The delegations also visited Cancun, Mexico, with the CRFM indicating that the mission was taking place as Sargassum influxes for the month of June hit a new historical record, underscoring the urgency of scaling up collaboration and private-public partnerships to convert Sargassum into economically viable, climate resilient products.
“This tour marks an important milestone in the New Zealand-funded Sargassum Products for Climate Resilience in the Caribbean project, which seeks to mitigate the environmental and economic impacts of Sargassum seaweed influxes in affected Caribbean countries through the creation of inclusive value chains.
“The partners are now transitioning from phase 1, which involved raw material safety testing and harvesting operations review, to phase 2, which will focus on product and process development for Sargassum-derived products. Following the mission, the team is accessing the information gathered to formulate a plan of action for phase 2,” the CRFM said.
The delegations visited Barbados, St. Lucia, Dominican Republic, Belize, and Mexico, holding discussions with various stakeholders involved in the collection and management of the Sargassum.
“We were able to observe first-hand the effects of the Sargassum influx in the countries we visited. This allowed us to better understand the ongoing initiatives to utilize the Sargassum,” said Mrs. Beverley Sutherland, the CRFM project coordinator.
“The mission furthermore enabled us to make some critical connections.
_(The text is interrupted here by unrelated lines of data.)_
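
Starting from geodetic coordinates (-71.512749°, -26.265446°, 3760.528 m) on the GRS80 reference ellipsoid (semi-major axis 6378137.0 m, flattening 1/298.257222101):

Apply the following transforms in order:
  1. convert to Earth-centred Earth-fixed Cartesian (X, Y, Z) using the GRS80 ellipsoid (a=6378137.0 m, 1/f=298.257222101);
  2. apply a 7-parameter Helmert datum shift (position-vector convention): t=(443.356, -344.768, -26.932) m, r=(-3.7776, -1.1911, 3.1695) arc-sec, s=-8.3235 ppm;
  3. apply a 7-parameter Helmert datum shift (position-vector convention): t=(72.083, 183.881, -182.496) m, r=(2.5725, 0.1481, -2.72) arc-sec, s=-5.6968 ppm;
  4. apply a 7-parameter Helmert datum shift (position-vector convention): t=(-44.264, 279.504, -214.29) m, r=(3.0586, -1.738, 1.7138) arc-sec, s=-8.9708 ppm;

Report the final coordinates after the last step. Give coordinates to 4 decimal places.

start: φ=-71.512749°, λ=-26.265446°, h=3760.528 m
→ ECEF (a=6378137.000, f=1/298.257222101): X=1820208.3519, Y=-898237.5366, Z=-6030232.0910
→ Helmert 7p (PV): X=1820685.1817, Y=-898657.2974, Z=-6030181.8690
→ Helmert 7p (PV): X=1820730.7125, Y=-898417.0991, Z=-6030342.5273
→ Helmert 7p (PV): X=1820728.3913, Y=-898024.9875, Z=-6030500.7009

X=1820728.3913 m, Y=-898024.9875 m, Z=-6030500.7009 m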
The CRFM said that based on the information gathered during the tour and the analysis done on the samples that were collected in the first phase of the project, the focus would be on the formulation of liquid fertilizers and construction supplies.
It said the June 2022 Outlook of Sargassum recently published by the University of South Florida Optical Oceanography Lab noted that the total Sargassum in the Caribbean Sea, the Gulf of Mexico, and the Central Atlantic area increased from 18.8 million tons in May 2022 to 24.2 million tons in June 2022, thus setting a new historical record.